La inclusión de elementos químicos de mortíferos efectos y la devastadora maquinaria de los tanques en la I Guerra Mundial marcó un antes y un después en la industria bélica universal. Fue hace ahora un siglo cuando soldados de uno y otro bando se vieron envueltos en nuevos sistemas de ataque de efectos nunca conocidos hasta entonces. Si aquellos monstruos de acero libraban trincheras y fosos con una simplicidad aplastante, el gas mostaza especialmente se convirtió en un azote por su eficacia letal con espantosa agonía. Había nacido un nuevo concepto de guerra.
Preciado hierro vasco A pesar de que una canción popular bilbaina asegure que “un inglés vino a Bilbao a ver la ría y el mar”, siempre me he preguntado cómo es posible que hiciera este viaje cuando en Inglaterra tenía todo tipo de rías y, por tratarse de isla, está rodeada de mar.
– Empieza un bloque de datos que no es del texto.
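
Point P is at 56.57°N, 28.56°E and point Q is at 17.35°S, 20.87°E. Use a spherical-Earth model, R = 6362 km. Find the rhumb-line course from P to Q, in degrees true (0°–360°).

Meridional parts: M(φ₁)=+1.2030, M(φ₂)=-0.3076 → ΔM = -1.5105;  Δλ = -0.1342 rad
tan C = Δλ / ΔM = +0.0889 → C = 185.08°

185.1°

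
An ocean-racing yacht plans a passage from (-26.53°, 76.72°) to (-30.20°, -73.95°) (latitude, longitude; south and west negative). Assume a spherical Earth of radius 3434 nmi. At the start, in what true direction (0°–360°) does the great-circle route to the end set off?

208.3°

θ = atan2( sin Δλ·cos φ₂ ,  cos φ₁ sin φ₂ − sin φ₁ cos φ₂ cos Δλ )
  = atan2(-0.4234, -0.7866) = 208.29°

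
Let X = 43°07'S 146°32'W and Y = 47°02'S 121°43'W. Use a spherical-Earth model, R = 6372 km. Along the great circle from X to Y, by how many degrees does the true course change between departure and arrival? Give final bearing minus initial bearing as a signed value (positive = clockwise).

-17.7°

Initial bearing θ₁ = atan2(sin Δλ cos φ₂, cos φ₁ sin φ₂ − sin φ₁ cos φ₂ cos Δλ) = 111.26°
Final bearing θ₂ = (initial bearing from the destination back to the start) + 180° = 93.54°
Δθ = θ₂ − θ₁ = -17.7°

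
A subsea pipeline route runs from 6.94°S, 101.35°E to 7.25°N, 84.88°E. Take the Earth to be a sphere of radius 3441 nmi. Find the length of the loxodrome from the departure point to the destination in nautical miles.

1304 nmi

Δψ = ln[tan(π/4+φ₂/2)/tan(π/4+φ₁/2)] = +0.2483;  Δφ = +0.2477 rad,  Δλ = -0.2875 rad
q = Δφ/Δψ = 0.9974
d = R·√(Δφ² + q²Δλ²) = 3441·0.37887 = 1304 nmi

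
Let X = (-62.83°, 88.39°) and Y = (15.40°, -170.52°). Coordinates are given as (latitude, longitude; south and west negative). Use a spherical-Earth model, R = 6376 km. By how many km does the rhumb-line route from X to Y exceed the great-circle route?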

La tonada, nacida a finales del siglo XIX, es coincidente en el tiempo con el auge y esplendor de la siderurgia vizcaina por lo que mucho me temo que el individuo en cuestión viniera por otro motivo mucho más lucrativo: Comerciar con mineral de hierro, algo que su país buscaba con auténtica necesidad.
El estallido de la Primera Guerra Mundial tuvo lugar en 1914, pero se venía gestando desde muchos años atrás. Los gobiernos de las naciones preponderantes, Francia, Reino Unido, Alemania y Rusia, estaban picados entre sí y se habían metido en una carrera armamentística de colosales dimensiones cuyo triunfo en meta sólo podía saldarse en una guerra.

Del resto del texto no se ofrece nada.